How Сan I Use Unused Computing Power

in #bitcoin7 years ago

Every day, humans create 2.5 quintillion bytes of data — that is 25 followed by 17 zeros. This data comes from all the activity we do on the internet: be it using social media, gathering data from satellites, making a financial transaction, or using a GPS signal. This amount of data can be as high 10 million blu-ray discs, the total height of which would be equal to four times the high as the Eiffel Tower.
But how much of data are we actually using? The staggering numbers clearly suggest what we require is much less than what we generate. But even then, the data distribution is heavily uneven. For instance, scientists might find it difficult to obtain large amounts of computational data for his/her research, while one in need of only a few megabytes might end up getting a gigabyte worth of computational power.
Cloud Computing, to some extent, has tried to solve this issue. But in the end, it has fallen prey to increased monopolization, poor data security and privacy, and constant downtime. It is the entire concentration of data in one place which makes Cloud Computing an uneasy choice for scientific and neural network projects, site hosting, and other applications. It is purely centralized!
This will likely change with the arrival of Fog Computing. It is a decentralized infrastructure in which computational resources are distributed among the small data centers. In simple words, Fog Computing enables people to use smart devices such as smartphones, laptops, IoT-enabled machines as computing resource hubs.
Key Advantages of Fog Computing
Fog Computing supports high performance applications and focus on real-time interactions than batch processing. The devices can communicate with each other and make decisions independently from clouds. Specifically for the Internet of Things, it is clear that important data, computing power, memory and applications are much more effective than ever before.
The most important advantages of Fog Computing are:
System-wide security: secure edge devices protect multiple access points and detect errors;
Low network latency: Reduction of data transfers by processing directly at the collection points;
Reduction of data transmission: data are filtered/cleaned before they are sent to central processing systems;
Resistance to spread and heterogeneity: multiple fault points make the system robust against redundancy;
Context Awareness: Data is processed where the correct context to the data, in relation to location, time, etc., exists.
Many major vendors, including Cisco, Dell, and HP, are pushing their plans to patent Fog-based Edge Computing models. While these organizations are highly centralized, and are likely to bring users into the same loop of business monopoly, there are efforts in the decentralized industries that are more focused of making users the actual contributor.
SONM Project
SONM, which stands for Supercomputer Organized by Network Mining, is a decentralized worldwide fog supercomputer for everything from general purpose computing to CGI rendering and scientific calculations. The Ethereum project takes a leap from centralized cloud service models, and proposes to build and implement a fog computing structure — a decentralized pool of devices, all of which are connected to the internet (Internet of Thing/Internet of Everything).
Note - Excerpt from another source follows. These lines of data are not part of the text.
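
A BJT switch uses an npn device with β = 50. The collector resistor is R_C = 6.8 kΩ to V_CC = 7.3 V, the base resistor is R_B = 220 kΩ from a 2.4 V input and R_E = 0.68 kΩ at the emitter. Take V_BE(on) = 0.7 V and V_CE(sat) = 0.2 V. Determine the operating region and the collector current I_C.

Assume active. Base-emitter loop: I_B = (V_BB − V_BE)/(R_B + (β+1)R_E) = (2.4 − 0.7)/(220 + 51×0.68) = 0.00668 mA.
I_C = β·I_B = 50×0.00668 = 0.334 mA.
V_CE = V_CC − I_C·R_C − I_E·R_E = 7.3 − 0.334×6.8 − 0.34×0.68 = 4.8 V > V_CE(sat), so the active-region assumption holds.

active; I_C ≈ 0.33 mA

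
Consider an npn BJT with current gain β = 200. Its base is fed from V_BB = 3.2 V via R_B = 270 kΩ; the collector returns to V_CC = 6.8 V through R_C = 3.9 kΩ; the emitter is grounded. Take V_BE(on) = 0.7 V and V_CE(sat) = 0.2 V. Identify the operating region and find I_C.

Assume active: I_B = (3.2 − 0.7)/270 = 0.00926 mA, giving I_C = β·I_B = 1.85 mA.
But then V_CE = 6.8 − 1.85×3.9 = -0.422 V < V_CE(sat) = 0.2 V — impossible in the active region.
So the transistor is saturated. With V_CE = 0.2 V, I_C = (V_CC − 0.2)/R_C = 6.6/3.9 = 1.69 mA.
Check: β·I_B = 1.85 mA > I_C = 1.69 mA, confirming saturation.

saturation; I_C ≈ 1.7 mA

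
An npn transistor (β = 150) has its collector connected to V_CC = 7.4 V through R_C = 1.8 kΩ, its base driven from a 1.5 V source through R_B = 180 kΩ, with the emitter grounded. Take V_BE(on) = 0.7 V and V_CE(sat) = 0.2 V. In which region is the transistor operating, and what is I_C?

active; I_C ≈ 0.67 mA

Assume active. Base-emitter loop: I_B = (V_BB − V_BE)/R_B = (1.5 − 0.7)/180 = 0.00444 mA.
I_C = β·I_B = 150×0.00444 = 0.667 mA.
V_CE = V_CC − I_C·R_C = 7.4 − 0.667×1.8 = 6.2 V > V_CE(sat), so the active-region assumption holds.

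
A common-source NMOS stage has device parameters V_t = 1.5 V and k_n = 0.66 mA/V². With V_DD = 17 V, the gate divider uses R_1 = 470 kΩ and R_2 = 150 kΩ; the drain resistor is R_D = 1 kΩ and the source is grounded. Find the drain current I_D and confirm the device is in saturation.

V_G = V_DD·R_2/(R_1+R_2) = 17×150/620 = 4.11 V. With the source grounded, V_GS = V_G = 4.11 V.
Assume saturation: I_D = (k_n/2)(V_GS − V_t)² = (0.66/2)×(4.11 − 1.5)² = 0.33×2.61² = 2.25 mA.
V_DS = V_DD − I_D·R_D = 17 − 2.25×1 = 14.7 V.
Saturation requires V_DS ≥ V_GS − V_t = 2.61 V; 14.7 ≥ 2.61 ✓.

I_D ≈ 2.3 mA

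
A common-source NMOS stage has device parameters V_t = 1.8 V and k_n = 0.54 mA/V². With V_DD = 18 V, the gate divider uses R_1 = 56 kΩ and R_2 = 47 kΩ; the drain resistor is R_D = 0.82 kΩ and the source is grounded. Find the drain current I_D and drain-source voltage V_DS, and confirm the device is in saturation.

I_D ≈ 11 mA, V_DS ≈ 8.9 V

V_G = V_DD·R_2/(R_1+R_2) = 18×47/103 = 8.21 V. With the source grounded, V_GS = V_G = 8.21 V.
Assume saturation: I_D = (k_n/2)(V_GS − V_t)² = (0.54/2)×(8.21 − 1.8)² = 0.27×6.41² = 11.1 mA.
V_DS = V_DD − I_D·R_D = 18 − 11.1×0.82 = 8.89 V.
Saturation requires V_DS ≥ V_GS − V_t = 6.41 V; 8.89 ≥ 6.41 ✓.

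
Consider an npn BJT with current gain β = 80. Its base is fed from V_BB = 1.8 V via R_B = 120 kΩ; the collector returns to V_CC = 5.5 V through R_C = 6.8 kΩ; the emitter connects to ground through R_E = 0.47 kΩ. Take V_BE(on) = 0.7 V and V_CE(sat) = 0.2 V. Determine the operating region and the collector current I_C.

active; I_C ≈ 0.56 mA

Assume active. Base-emitter loop: I_B = (V_BB − V_BE)/(R_B + (β+1)R_E) = (1.8 − 0.7)/(120 + 81×0.47) = 0.00696 mA.
I_C = β·I_B = 80×0.00696 = 0.557 mA.
V_CE = V_CC − I_C·R_C − I_E·R_E = 5.5 − 0.557×6.8 − 0.564×0.47 = 1.45 V > V_CE(sat), so the active-region assumption holds.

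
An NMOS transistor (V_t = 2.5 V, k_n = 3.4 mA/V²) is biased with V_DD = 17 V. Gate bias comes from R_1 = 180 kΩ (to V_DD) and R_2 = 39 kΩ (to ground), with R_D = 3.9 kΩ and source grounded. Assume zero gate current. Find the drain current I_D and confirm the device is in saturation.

V_G = V_DD·R_2/(R_1+R_2) = 17×39/219 = 3.03 V. With the source grounded, V_GS = V_G = 3.03 V.
Assume saturation: I_D = (k_n/2)(V_GS − V_t)² = (3.4/2)×(3.03 − 2.5)² = 1.7×0.527² = 0.473 mA.
V_DS = V_DD − I_D·R_D = 17 − 0.473×3.9 = 15.2 V.
Saturation requires V_DS ≥ V_GS − V_t = 0.527 V; 15.2 ≥ 0.527 ✓.

I_D ≈ 0.47 mA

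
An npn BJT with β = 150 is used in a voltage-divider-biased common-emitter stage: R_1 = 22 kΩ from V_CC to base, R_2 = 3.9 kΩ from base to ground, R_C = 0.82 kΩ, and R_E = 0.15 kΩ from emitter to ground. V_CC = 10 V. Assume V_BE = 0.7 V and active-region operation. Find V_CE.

V_CE ≈ 5.5 V

Thevenize the base divider: V_Th = V_CC·R_2/(R_1+R_2) = 10×3.9/25.9 = 1.51 V, R_Th = R_1‖R_2 = 3.31 kΩ.
Base-emitter loop: V_Th = I_B·R_Th + V_BE + (β+1)I_B·R_E, so I_B = (1.51 − 0.7) / (3.31 + 151×0.15) = 0.031 mA.
I_C = β·I_B = 150×0.031 = 4.66 mA, and I_E = (β+1)I_B = 4.69 mA.
V_CE = V_CC − I_C·R_C − I_E·R_E = 10 − 4.66×0.82 − 4.69×0.15 = 5.48 V.
V_CE = 5.48 V > 0.2 V confirms active-region operation.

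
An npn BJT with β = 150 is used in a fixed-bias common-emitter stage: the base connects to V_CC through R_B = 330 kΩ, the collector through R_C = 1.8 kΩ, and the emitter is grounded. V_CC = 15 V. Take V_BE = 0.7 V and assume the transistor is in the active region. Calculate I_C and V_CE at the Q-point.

Base loop: V_CC = I_B·R_B + V_BE, so I_B = (15 − 0.7)/330 kΩ = 0.0433 mA.
In the active region I_C = β·I_B = 150 × 0.0433 = 6.5 mA.
Collector loop: V_CE = V_CC − I_C·R_C = 15 − 6.5×1.8 = 3.3 V.
Since V_CE = 3.3 V > V_CE(sat) ≈ 0.2 V, the transistor is in the active region as assumed.

I_C ≈ 6.5 mA, V_CE ≈ 3.3 V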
At the same time, SONM is taking steps towards replacing Proof-of-Work cryptocurrency mining, which is evidently controlled by miners with expensive ASIC machines.
Miners and Buyers
SONM system is all about using mathematics as a means to connect people looking to get computing power and hubs that are offering it. Miners, or computational power owners, can lend a portion of their device’s power for some useful calculations and processing real tasks. SONM utilizes fog computing structure to bring solo mining back to its prime.
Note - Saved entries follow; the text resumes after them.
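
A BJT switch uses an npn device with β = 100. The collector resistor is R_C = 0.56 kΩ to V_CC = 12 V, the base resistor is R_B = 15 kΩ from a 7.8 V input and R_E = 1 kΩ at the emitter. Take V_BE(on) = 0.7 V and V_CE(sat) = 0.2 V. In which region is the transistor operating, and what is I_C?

Assume active. Base-emitter loop: I_B = (V_BB − V_BE)/(R_B + (β+1)R_E) = (7.8 − 0.7)/(15 + 101×1) = 0.0612 mA.
I_C = β·I_B = 100×0.0612 = 6.12 mA.
V_CE = V_CC − I_C·R_C − I_E·R_E = 12 − 6.12×0.56 − 6.18×1 = 2.39 V > V_CE(sat), so the active-region assumption holds.

active; I_C ≈ 6.1 mA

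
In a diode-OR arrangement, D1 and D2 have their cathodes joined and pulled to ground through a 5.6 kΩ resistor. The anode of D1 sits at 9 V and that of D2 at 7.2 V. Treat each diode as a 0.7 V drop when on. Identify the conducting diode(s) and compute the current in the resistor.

Only D1 conducts; I_R ≈ 1.5 mA

Assume both conduct. Then node N would need to be at both 9−0.7 = 8.3 V and 7.2−0.7 = 6.5 V, which is impossible.
Assume only D1 conducts: V_N = 9 − 0.7 = 8.3 V, so I_R = 8.3/5.6 = 1.48 mA.
Check D2: its anode-to-cathode voltage is 7.2 − 8.3 = -1.1 V < 0.7 V, so it is off. The assumption is consistent.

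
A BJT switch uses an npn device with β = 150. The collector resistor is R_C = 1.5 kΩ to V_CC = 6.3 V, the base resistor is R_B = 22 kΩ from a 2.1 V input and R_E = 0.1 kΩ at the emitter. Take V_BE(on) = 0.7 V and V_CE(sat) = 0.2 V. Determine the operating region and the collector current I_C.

saturation; I_C ≈ 3.8 mA

Assume active: I_B = (2.1 − 0.7)/(22 + 151×0.1) = 0.0377 mA, I_C = β·I_B = 5.66 mA.
Then V_CE = 6.3 − 5.66×1.5 − 5.7×0.1 = -2.76 V < 0.2 V — the active assumption fails.
Re-solve with V_CE = 0.2 V. KCL at the emitter: V_E/R_E = (V_BB−0.7−V_E)/R_B + (V_CC−0.2−V_E)/R_C, giving V_E = 0.386 V.
I_C = (V_CC − 0.2 − V_E)/R_C = (6.1 − 0.386)/1.5 = 3.81 mA.
Check: I_B = (1.4 − 0.386)/22 = 0.0461 mA, and β·I_B = 6.92 mA > I_C, confirming saturation.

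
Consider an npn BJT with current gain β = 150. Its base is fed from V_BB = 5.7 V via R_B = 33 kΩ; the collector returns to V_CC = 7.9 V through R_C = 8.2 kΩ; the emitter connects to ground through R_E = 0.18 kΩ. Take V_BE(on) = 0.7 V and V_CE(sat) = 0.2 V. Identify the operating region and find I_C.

Assume active: I_B = (5.7 − 0.7)/(33 + 151×0.18) = 0.0831 mA, I_C = β·I_B = 12.5 mA.
Then V_CE = 7.9 − 12.5×8.2 − 12.5×0.18 = -96.6 V < 0.2 V — the active assumption fails.
Re-solve with V_CE = 0.2 V. KCL at the emitter: V_E/R_E = (V_BB−0.7−V_E)/R_B + (V_CC−0.2−V_E)/R_C, giving V_E = 0.191 V.
I_C = (V_CC − 0.2 − V_E)/R_C = (7.7 − 0.191)/8.2 = 0.916 mA.
Check: I_B = (5 − 0.191)/33 = 0.146 mA, and β·I_B = 21.9 mA > I_C, confirming saturation.

saturation; I_C ≈ 0.92 mA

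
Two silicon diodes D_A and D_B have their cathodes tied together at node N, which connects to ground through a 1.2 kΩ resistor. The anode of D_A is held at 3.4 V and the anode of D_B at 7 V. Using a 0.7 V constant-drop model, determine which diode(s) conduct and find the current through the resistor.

Assume both conduct. Then node N would need to be at both 3.4−0.7 = 2.7 V and 7−0.7 = 6.3 V, which is impossible.
Assume only D_B conducts: V_N = 7 − 0.7 = 6.3 V, so I_R = 6.3/1.2 = 5.25 mA.
Check D_A: its anode-to-cathode voltage is 3.4 − 6.3 = -2.9 V < 0.7 V, so it is off. The assumption is consistent.

Only D_B conducts; I_R ≈ 5.2 mA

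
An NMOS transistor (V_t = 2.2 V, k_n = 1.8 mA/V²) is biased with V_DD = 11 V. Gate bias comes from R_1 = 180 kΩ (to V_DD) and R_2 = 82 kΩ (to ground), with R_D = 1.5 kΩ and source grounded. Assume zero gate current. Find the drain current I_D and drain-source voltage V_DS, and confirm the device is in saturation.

I_D ≈ 1.4 mA, V_DS ≈ 8.9 V

V_G = V_DD·R_2/(R_1+R_2) = 11×82/262 = 3.44 V. With the source grounded, V_GS = V_G = 3.44 V.
Assume saturation: I_D = (k_n/2)(V_GS − V_t)² = (1.8/2)×(3.44 − 2.2)² = 0.9×1.24² = 1.39 mA.
V_DS = V_DD − I_D·R_D = 11 − 1.39×1.5 = 8.92 V.
Saturation requires V_DS ≥ V_GS − V_t = 1.24 V; 8.92 ≥ 1.24 ✓.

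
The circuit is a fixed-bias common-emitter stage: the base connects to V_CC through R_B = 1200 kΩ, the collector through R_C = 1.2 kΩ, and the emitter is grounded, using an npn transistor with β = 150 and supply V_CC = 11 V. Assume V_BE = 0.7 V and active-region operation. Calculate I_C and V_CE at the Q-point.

Base loop: V_CC = I_B·R_B + V_BE, so I_B = (11 − 0.7)/1200 kΩ = 0.00858 mA.
In the active region I_C = β·I_B = 150 × 0.00858 = 1.29 mA.
Collector loop: V_CE = V_CC − I_C·R_C = 11 − 1.29×1.2 = 9.46 V.
Since V_CE = 9.46 V > V_CE(sat) ≈ 0.2 V, the transistor is in the active region as assumed.

I_C ≈ 1.3 mA, V_CE ≈ 9.5 V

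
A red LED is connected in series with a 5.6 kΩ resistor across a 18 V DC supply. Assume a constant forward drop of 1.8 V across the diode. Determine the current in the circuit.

KVL around the loop: 18 = V_D + I·R = 1.8 + I × 5.6 kΩ.
So I = (18 − 1.8) / 5.6 kΩ = 16.2 / 5.6 = 2.89 mA.

I ≈ 2.9 mA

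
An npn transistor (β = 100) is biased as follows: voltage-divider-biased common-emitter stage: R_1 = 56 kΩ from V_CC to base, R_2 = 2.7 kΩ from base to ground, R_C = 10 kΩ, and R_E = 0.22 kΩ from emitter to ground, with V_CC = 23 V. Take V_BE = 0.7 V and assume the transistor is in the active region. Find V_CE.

Thevenize the base divider: V_Th = V_CC·R_2/(R_1+R_2) = 23×2.7/58.7 = 1.06 V, R_Th = R_1‖R_2 = 2.58 kΩ.
Base-emitter loop: V_Th = I_B·R_Th + V_BE + (β+1)I_B·R_E, so I_B = (1.06 − 0.7) / (2.58 + 101×0.22) = 0.0144 mA.
I_C = β·I_B = 100×0.0144 = 1.44 mA, and I_E = (β+1)I_B = 1.46 mA.
V_CE = V_CC − I_C·R_C − I_E·R_E = 23 − 1.44×10 − 1.46×0.22 = 8.24 V.
V_CE = 8.24 V > 0.2 V confirms active-region operation.

V_CE ≈ 8.2 V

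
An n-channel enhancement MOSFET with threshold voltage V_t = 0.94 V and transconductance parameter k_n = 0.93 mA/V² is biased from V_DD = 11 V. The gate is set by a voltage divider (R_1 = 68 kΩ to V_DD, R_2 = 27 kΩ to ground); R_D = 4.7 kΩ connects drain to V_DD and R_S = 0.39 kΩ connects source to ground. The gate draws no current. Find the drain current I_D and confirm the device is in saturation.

V_G = V_DD·R_2/(R_1+R_2) = 11×27/95 = 3.13 V.
Assume saturation: I_D = (k_n/2)(V_GS − V_t)² with V_GS = V_G − I_D·R_S = 3.13 − 0.39·I_D.
Substituting gives 0.0707·I_D² − 1.79·I_D + 2.22 = 0, with roots I_D = 1.31 or 24 mA.
The root I_D = 24 mA gives V_GS = -6.25 V ≤ V_t, so take I_D = 1.31 mA.
Then V_GS = 2.62 V and V_DS = V_DD − I_D(R_D+R_S) = 11 − 1.31×5.09 = 4.35 V.
Saturation requires V_DS ≥ V_GS − V_t = 1.68 V; 4.35 ≥ 1.68 ✓.

I_D ≈ 1.3 mA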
There are lots of miners with GPU mining farms becoming useless due to the increased Proof-of-work mining difficulty (even for altcoins). In recent years, being a part of a mining pool has been the only way to guarantee profit from mining. But even in doing so, this profit is so small that sometimes it doesn’t even cover the cost of electricity spent for PoW mining.
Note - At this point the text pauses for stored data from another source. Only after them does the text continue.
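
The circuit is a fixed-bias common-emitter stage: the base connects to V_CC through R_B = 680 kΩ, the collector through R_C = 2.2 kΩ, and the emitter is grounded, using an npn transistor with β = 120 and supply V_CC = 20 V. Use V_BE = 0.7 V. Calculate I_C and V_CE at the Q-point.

I_C ≈ 3.4 mA, V_CE ≈ 13 V

Base loop: V_CC = I_B·R_B + V_BE, so I_B = (20 − 0.7)/680 kΩ = 0.0284 mA.
In the active region I_C = β·I_B = 120 × 0.0284 = 3.41 mA.
Collector loop: V_CE = V_CC − I_C·R_C = 20 − 3.41×2.2 = 12.5 V.
Since V_CE = 12.5 V > V_CE(sat) ≈ 0.2 V, the transistor is in the active region as assumed.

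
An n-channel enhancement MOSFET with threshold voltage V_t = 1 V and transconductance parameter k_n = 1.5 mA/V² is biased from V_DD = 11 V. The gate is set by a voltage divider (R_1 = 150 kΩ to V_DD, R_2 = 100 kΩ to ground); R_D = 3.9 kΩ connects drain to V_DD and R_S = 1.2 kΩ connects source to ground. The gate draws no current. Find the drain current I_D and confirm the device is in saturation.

V_G = V_DD·R_2/(R_1+R_2) = 11×100/250 = 4.4 V.
Assume saturation: I_D = (k_n/2)(V_GS − V_t)² with V_GS = V_G − I_D·R_S = 4.4 − 1.2·I_D.
Substituting gives 1.08·I_D² − 7.12·I_D + 8.67 = 0, with roots I_D = 1.61 or 4.98 mA.
The root I_D = 4.98 mA gives V_GS = -1.58 V ≤ V_t, so take I_D = 1.61 mA.
Then V_GS = 2.47 V and V_DS = V_DD − I_D(R_D+R_S) = 11 − 1.61×5.1 = 2.78 V.
Saturation requires V_DS ≥ V_GS − V_t = 1.47 V; 2.78 ≥ 1.47 ✓.

I_D ≈ 1.6 mA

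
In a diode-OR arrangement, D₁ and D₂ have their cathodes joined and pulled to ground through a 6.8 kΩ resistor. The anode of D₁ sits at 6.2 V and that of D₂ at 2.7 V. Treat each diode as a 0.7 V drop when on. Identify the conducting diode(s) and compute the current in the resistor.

Only D₁ conducts; I_R ≈ 0.81 mA

Assume both conduct. Then node N would need to be at both 6.2−0.7 = 5.5 V and 2.7−0.7 = 2 V, which is impossible.
Assume only D₁ conducts: V_N = 6.2 − 0.7 = 5.5 V, so I_R = 5.5/6.8 = 0.809 mA.
Check D₂: its anode-to-cathode voltage is 2.7 − 5.5 = -2.8 V < 0.7 V, so it is off. The assumption is consistent.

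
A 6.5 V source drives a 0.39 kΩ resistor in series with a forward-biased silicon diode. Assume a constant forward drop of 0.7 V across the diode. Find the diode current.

I ≈ 15 mA

KVL around the loop: 6.5 = V_D + I·R = 0.7 + I × 0.39 kΩ.
So I = (6.5 − 0.7) / 0.39 kΩ = 5.8 / 0.39 = 14.9 mA.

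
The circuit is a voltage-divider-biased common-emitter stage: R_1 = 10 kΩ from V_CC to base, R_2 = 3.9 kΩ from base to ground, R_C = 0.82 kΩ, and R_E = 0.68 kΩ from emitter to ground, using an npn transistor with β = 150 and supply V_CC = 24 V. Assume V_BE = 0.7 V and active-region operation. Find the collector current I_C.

I_C ≈ 8.6 mA

Thevenize the base divider: V_Th = V_CC·R_2/(R_1+R_2) = 24×3.9/13.9 = 6.73 V, R_Th = R_1‖R_2 = 2.81 kΩ.
Base-emitter loop: V_Th = I_B·R_Th + V_BE + (β+1)I_B·R_E, so I_B = (6.73 − 0.7) / (2.81 + 151×0.68) = 0.0572 mA.
I_C = β·I_B = 150×0.0572 = 8.58 mA, and I_E = (β+1)I_B = 8.64 mA.
V_CE = V_CC − I_C·R_C − I_E·R_E = 24 − 8.58×0.82 − 8.64×0.68 = 11.1 V.
V_CE = 11.1 V > 0.2 V confirms active-region operation.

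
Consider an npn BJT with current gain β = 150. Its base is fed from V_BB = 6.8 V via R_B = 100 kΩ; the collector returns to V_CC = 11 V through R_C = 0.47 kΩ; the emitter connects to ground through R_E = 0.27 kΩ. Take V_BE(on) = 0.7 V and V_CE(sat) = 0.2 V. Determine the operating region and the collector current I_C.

active; I_C ≈ 6.5 mA

Assume active. Base-emitter loop: I_B = (V_BB − V_BE)/(R_B + (β+1)R_E) = (6.8 − 0.7)/(100 + 151×0.27) = 0.0433 mA.
I_C = β·I_B = 150×0.0433 = 6.5 mA.
V_CE = V_CC − I_C·R_C − I_E·R_E = 11 − 6.5×0.47 − 6.54×0.27 = 6.18 V > V_CE(sat), so the active-region assumption holds.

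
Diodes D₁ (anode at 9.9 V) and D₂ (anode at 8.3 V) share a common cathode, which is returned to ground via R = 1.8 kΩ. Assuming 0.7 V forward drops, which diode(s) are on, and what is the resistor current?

Only D₁ conducts; I_R ≈ 5.1 mA

Assume both conduct. Then node N would need to be at both 9.9−0.7 = 9.2 V and 8.3−0.7 = 7.6 V, which is impossible.
Assume only D₁ conducts: V_N = 9.9 − 0.7 = 9.2 V, so I_R = 9.2/1.8 = 5.11 mA.
Check D₂: its anode-to-cathode voltage is 8.3 − 9.2 = -0.9 V < 0.7 V, so it is off. The assumption is consistent.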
With SONM, miners get the opportunity to make returns by simply serving calculations to the network. The project puts a special focus in the elimination of all the confusion there is about migration from PoW to Ethereum’s PoS — each miner is suggested most profitable applications and tasks for his hardware. Miners can use anything from a smartphone to a supercomputer for SONM fog computing. All they need is to set up a mining client application and run it.
Buyers, on the other hand, get to receive a cheaper and more secure alternative to traditional cloud computing services (AWS, Microsoft, Google Cloud, etc.). SONM has a hybrid architecture, and therefore supports any kind of computational tasks without facing Ethereum’s “out of gas” problem.
Think of a scenario in which a low-profit organization such as a public library, which has much unused computing power, is at one end, and researchers in need of computing power are at another end. SONM can connect them both; which means, extra income for the public library and task fulfillment for the researchers.
Are you still thinking how can you use your unused computing power? Just remember, you are competition to those big and clumsy corporations in yourself.